In the US, after underperforming its value counterpart in the first half of 2022 by more than 17%, the Morningstar US Market Broad Growth Extended Index rose 12.8% in the month of July, 6.4% more than the Morningstar US Market Broad Value Extended Index.
Outside the US, a similar snap back has seen the Morningstar Developed Markets ex-US Growth Index rise 7.3% in the month of July, nearly 5% more than the Morningstar Developed Markets ex-US Value Index (2.8%). This follows a first half of the year in which value dominated, with Morningstar Developed Markets ex-US Value Index losing 9.1% relative to a 19.6% decline for its growth index counterpart.
Interestingly, emerging markets were the one region where growth has outperformed value according to Morningstar. Central banks in these markets acted more quickly to raise interest rates in 2021 to help curb inflation.

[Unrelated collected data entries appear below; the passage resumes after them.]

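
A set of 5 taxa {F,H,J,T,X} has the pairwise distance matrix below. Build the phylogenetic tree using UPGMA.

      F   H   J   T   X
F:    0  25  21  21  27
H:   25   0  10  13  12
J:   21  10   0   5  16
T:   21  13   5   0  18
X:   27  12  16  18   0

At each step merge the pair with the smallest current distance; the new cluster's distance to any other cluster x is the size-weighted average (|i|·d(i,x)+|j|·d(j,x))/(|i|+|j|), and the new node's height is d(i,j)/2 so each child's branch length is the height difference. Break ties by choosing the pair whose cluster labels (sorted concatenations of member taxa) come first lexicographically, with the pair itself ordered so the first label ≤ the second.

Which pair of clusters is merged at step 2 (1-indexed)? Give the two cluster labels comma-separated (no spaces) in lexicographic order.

iteration 1: select J,T (d=5); attach at lengths (5/2, 5/2); label the merged cluster JT
  updated: d(F,JT)=21, d(H,JT)=23/2, d(JT,X)=17
iteration 2: select H,JT (d=23/2); attach at lengths (23/4, 13/4); label the merged cluster HJT
  updated: d(F,HJT)=67/3, d(HJT,X)=46/3
iteration 3: select HJT,X (d=46/3); attach at lengths (23/12, 23/3); label the merged cluster HJTX
  updated: d(F,HJTX)=47/2
iteration 4: select F,HJTX (d=47/2); attach at lengths (47/4, 49/12); label the merged cluster FHJTX
final tree: (F:47/4,((H:23/4,(J:5/2,T:5/2):13/4):23/12,X:23/3):49/12)
total length: 473/12

H,JT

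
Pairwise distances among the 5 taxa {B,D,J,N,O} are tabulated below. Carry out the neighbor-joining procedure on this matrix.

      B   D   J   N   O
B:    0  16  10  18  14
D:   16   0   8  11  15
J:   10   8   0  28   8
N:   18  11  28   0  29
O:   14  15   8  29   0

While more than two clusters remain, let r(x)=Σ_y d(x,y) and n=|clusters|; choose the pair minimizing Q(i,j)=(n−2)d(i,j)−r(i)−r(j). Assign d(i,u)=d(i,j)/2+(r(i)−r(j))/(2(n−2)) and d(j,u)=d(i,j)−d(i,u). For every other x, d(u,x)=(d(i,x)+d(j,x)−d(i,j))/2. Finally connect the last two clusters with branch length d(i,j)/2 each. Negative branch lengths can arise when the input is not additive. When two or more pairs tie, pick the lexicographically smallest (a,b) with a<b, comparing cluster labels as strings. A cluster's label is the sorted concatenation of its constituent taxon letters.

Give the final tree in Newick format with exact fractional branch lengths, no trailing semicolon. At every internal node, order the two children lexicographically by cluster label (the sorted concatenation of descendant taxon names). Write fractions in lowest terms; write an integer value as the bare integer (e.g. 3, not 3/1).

step 1: merge (D,N) at d=11, Q=-103; branch lengths D→-1/2, N→23/2; new cluster DN
  updated: d(B,DN)=23/2, d(DN,J)=25/2, d(DN,O)=33/2
step 2: merge (B,DN) at d=23/2, Q=-53; branch lengths B→9/2, DN→7; new cluster BDN
  updated: d(BDN,J)=11/2, d(BDN,O)=19/2
step 3: merge (BDN,J) at d=11/2, Q=-23; branch lengths BDN→7/2, J→2; new cluster BDJN
  updated: d(BDJN,O)=6
step 4: merge (BDJN,O) at d=6; branch lengths BDJN→3, O→3; new cluster BDJNO
final tree: (((B:9/2,(D:-1/2,N:23/2):7):7/2,J:2):3,O:3)
total length: 34

(((B:9/2,(D:-1/2,N:23/2):7):7/2,J:2):3,O:3)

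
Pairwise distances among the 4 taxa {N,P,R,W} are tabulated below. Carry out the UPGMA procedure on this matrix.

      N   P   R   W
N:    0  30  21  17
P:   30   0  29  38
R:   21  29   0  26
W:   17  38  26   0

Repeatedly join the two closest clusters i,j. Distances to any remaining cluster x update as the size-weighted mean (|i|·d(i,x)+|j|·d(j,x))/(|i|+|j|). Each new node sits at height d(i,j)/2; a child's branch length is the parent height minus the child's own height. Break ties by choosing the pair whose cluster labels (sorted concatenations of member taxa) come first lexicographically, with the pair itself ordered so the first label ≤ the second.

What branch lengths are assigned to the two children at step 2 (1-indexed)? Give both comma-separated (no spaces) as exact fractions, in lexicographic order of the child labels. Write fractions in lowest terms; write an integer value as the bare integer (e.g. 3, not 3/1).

iteration 1: select N,W (d=17); attach at lengths (17/2, 17/2); label the merged cluster NW
  updated: d(NW,P)=34, d(NW,R)=47/2
iteration 2: select NW,R (d=47/2); attach at lengths (13/4, 47/4); label the merged cluster NRW
  updated: d(NRW,P)=97/3
iteration 3: select NRW,P (d=97/3); attach at lengths (53/12, 97/6); label the merged cluster NPRW
final tree: (((N:17/2,W:17/2):13/4,R:47/4):53/12,P:97/6)
total length: 631/12

13/4,47/4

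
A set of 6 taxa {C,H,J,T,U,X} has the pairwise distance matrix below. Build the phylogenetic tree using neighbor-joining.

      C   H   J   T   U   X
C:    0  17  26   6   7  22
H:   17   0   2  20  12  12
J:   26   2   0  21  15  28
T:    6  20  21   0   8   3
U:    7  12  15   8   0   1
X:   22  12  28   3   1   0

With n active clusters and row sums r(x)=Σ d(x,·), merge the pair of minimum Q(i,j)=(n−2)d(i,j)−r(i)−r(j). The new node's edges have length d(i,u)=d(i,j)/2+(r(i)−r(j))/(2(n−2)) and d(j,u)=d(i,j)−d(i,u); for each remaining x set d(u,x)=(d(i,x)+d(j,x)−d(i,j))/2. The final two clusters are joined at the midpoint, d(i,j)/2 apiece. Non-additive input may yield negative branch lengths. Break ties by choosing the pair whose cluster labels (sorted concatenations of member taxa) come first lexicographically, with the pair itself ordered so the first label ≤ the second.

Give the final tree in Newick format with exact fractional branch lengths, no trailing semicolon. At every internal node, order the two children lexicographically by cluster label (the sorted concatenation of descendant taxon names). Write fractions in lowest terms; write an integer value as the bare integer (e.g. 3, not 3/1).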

Masood Azimi, Associate Product Manager, Morningstar Indexes
“The Morningstar Broad Style and Global Style Indexes are an effective measure of the impact of the changing macroeconomic picture on global style investment performance. Year-to-date, global uncertainty, inflation and central bank tightening have put pressure on valuations across the board, with higher priced growth stocks clearly feeling the impact more than value. Yet July has painted a different picture. Given the crosscurrents at play in the economy including growing fear of a U.S. recession, it is difficult to tell whether the recent ‘snap back’ for growth represents a short-term blip or a longer-term trend. This may become clear as we examined the index data going forward.”
Bob Hum, U.S. Head of Factor ETFs, BlackRock
“After the best start to the year for Value in over 20 years, Growth rebounded in July, posting its best relative month since mid-2021. It’s too early to tell if this was a short-term rebalancing across investor portfolios or a true regime shift. That being said, we still believe the long-term tailwinds for Value still persist: heightened inflation, rising interest rates and attractive valuations.”